Giliran berikutnya jatuh kepada Azisa yang kembali dengan dunia fantasinya. Menceritakan suatu dunia dimana mimpi dan imajinasi dapat menjadi nyata. Kisah dimulai dengan narasi perasaan sang tokoh ketika harus menghadapi mimpi masa kecilnya yang sudah dia simpan begitu lama di lemarinya. Karena sebuah adat istiadat dimana semua orang pada hari itu HARUS mengeluarkan mimpi masa kecil yang sudah lama disimpan bahkan dilupakan. Kisah Azisa diakhiri dengan sang tokoh membuka lemari tua tempat dia menyimpan mimpi tanpa memeberi tahu apa mimpi tersebut.

Cerita mengalur dengan imajinatif dan kontemplatif. Metafora dan analogi disampaikan Azisa dengan santai dan mengalir. Membuat kita berpikir, kalau kita dihadapkan dengan mimpi masa kecil yang menjadi nyata, kira-kira apa yang akan kita rasakan ya? Terutama bila mimpi itu adalah mimpi buruk ...

Dani kembali hadir dengan genre kesukaannya - spionase. Mengambil setting Hari Bumi sedunia dimana semua oarang harus mematikan lampunya selama satu jam. Bercerita tentang detektif Yan, yang disekap di suatu gudang oleh George yang tampaknya adalah musuh lamanya. Ternyata George telah menyabot PLTGU Muara Karang dan meledaknya PLTGU itu membuat lampu-lampu kota Bandung mati satu persatu dan membawa kota Bandung ke dalam kegelapan. Cerita diakhiri dengan datangnya pahlawan yang menyelamatkan detektif Yan.

Saya selalu menyukai kisah-kisah Dani karena pengetahuannya terhadap temanya membuat dia selalu menghasilkan cerita yang detil. Tapi menurut saya, Dani harus mulai mencoba keluar dari comfort zone-nya dengan mulai menulis sesuatu yang benar-benar baru. Tapi cerita ini HARUS dijadikan sebuah cerita panjang yang akan sangat saya tunggu (dan juga tentu juga ditunggu peserta RLWC yang lain)

Natalia, yang baru pertama kali datang, mendapat giliran selanjutnya. Mengisahkan tentang suatu keadaan dimana semua orang tidak memakai alat perhitungan waktu, di dunia Hari Tanpa Waktu, dimana narator menjadi gelisah dan bad mood karena harus mengandalkan insting saja, dan dimana sebuah meeting penting sudah ada di depan mata. Narator akhirnya terlibat sebuah perbincangan dengan supir taksi yang mengantarkan dia tentang bagaimana kedisiplinannya dalam mentaati waktu, membuat dia bisa memperkirakan waktu dengan cukup tepat tanpa alat bantu penghitung waktu apapun.

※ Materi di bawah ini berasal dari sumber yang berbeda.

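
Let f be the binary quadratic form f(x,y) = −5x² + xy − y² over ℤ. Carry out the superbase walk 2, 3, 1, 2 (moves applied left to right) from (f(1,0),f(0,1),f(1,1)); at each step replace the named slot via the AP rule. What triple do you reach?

start (-5,-1,-5) = (f(1,0),f(0,1),f(1,1))
replace slot 2: 2·((-5)+(-5)) − (-1) = -19 → (-5,-19,-5)
replace slot 3: 2·((-5)+(-19)) − (-5) = -43 → (-5,-19,-43)
replace slot 1: 2·((-19)+(-43)) − (-5) = -119 → (-119,-19,-43)
replace slot 2: 2·((-119)+(-43)) − (-19) = -305 → (-119,-305,-43)

-119,-305,-43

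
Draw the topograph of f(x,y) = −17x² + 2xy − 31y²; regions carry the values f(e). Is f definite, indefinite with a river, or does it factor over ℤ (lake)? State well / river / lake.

D = b²−4ac = 2² − 4·(-17)·(-31) = -2104
D < 0 ⇒ definite ⇒ every region one sign ⇒ single well

well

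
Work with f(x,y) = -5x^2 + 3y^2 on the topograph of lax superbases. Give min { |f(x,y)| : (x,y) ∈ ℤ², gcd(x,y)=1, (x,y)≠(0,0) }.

descent: ρ → (3,6,-2)  [lands on river]
river: ρ → (-2,6,3)
closes: descent 1, river 2
min |a| on river = 2

2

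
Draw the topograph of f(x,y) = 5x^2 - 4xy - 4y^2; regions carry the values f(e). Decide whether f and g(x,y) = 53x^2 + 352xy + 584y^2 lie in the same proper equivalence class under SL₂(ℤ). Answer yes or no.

D₁ = 96, D₂ = 96
river cycle of f (length 4): (-4, 4, 5), (5, 6, -3), (-3, 6, 5), (5, 4, -4)
river cycle of g (length 4): (5, 6, -3), (-3, 6, 5), (5, 4, -4), (-4, 4, 5)
cycles coincide ⇒ equivalent

yes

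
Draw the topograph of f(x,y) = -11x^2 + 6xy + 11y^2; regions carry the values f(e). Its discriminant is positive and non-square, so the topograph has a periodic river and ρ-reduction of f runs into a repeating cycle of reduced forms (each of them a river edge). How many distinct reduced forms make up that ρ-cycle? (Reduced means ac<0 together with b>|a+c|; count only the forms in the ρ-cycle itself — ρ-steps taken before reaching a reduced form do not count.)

D = 520, ⌊√D⌋ = 22
river: ρ → (11,16,-6)
river: ρ → (-6,20,5)
river: ρ → (5,20,-6)
river: ρ → (-6,16,11)
river: ρ → (11,6,-11)
river: ρ → (-11,16,6)
river: ρ → (6,20,-5)
river: ρ → (-5,20,6)
river: ρ → (6,16,-11)
river: ρ → (-11,6,11)
ρ-cycle length = 10 (tail of 0 descent steps not counted)

10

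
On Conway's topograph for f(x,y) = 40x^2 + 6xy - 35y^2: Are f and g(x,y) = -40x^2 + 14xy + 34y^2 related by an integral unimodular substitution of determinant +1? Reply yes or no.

D₁ = 5636, D₂ = 5636
river cycle of f (length 74): (-35, 64, 11), (11, 68, -23), (-23, 70, 8), (8, 74, -5), (-5, 66, 64), (64, 62, -7), (-7, 64, 55), (55, 46, -16), (-16, 50, 49), (49, 48, -17), … (64 more)
river cycle of g (length 70): (34, 54, -20), (-20, 66, 16), (16, 62, -28), (-28, 50, 28), (28, 62, -16), (-16, 66, 20), (20, 54, -34), (-34, 14, 40), (40, 66, -8), (-8, 62, 56), … (60 more)
cycles differ ⇒ inequivalent

no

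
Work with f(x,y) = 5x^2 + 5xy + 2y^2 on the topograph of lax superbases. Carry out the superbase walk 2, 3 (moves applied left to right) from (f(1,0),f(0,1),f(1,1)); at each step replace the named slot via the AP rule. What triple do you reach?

start (5,2,12) = (f(1,0),f(0,1),f(1,1))
replace slot 2: 2·(5+12) − 2 = 32 → (5,32,12)
replace slot 3: 2·(5+32) − 12 = 62 → (5,32,62)

5,32,62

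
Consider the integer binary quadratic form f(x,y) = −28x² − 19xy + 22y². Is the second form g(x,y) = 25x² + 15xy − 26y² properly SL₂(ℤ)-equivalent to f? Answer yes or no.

D₁ = 2825, D₂ = 2825
river cycle of f (length 38): (22, 19, -28), (-28, 37, 13), (13, 41, -22), (-22, 47, 7), (7, 51, -8), (-8, 45, 25), (25, 5, -28), (-28, 51, 2), (2, 53, -2), (-2, 51, 28), … (28 more)
river cycle of g (length 38): (-26, 37, 14), (14, 47, -11), (-11, 41, 26), (26, 11, -26), (-26, 41, 11), (11, 47, -14), (-14, 37, 26), (26, 15, -25), (-25, 35, 16), (16, 29, -31), … (28 more)
cycles differ ⇒ inequivalent

no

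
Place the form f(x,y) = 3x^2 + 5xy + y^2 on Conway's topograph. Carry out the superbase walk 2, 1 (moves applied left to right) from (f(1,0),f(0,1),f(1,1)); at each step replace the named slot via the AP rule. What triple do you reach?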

Kisah Natalia memiliki kritik sosial yang cukup kuat, dimana justru banyak orang yang tidak mentaati waktu walau sudah memakai alat penunjuk waktu. Agak menohok saya juga yang termasuk tukang telat :p

RLWC diakhiri oleh Niken. Dia bercerita tentang pemikirannya ketika melihat spanduk tentang Hari Orang Sakit Dunia. Ceritanya berisi monolog dirinya mulai dari apa yang dikerjakan di Hari Orang Sakit Dunia. Apakah mengunjungi mereka dan memberi ucapan selamat? Yang pastinya akan sangat aneh. Atau mungkin satu hari ini semua orang di dunia sakit?

Seperti biasa Niken bercerita dengan alur yang terasa sangat akra, dan menggambarkan keseharian yang dapat begitu related dengan kehidupan kita.

Sementara bagaimana dengan cerita saya? Hehe. Anda bisa baca di blog saya.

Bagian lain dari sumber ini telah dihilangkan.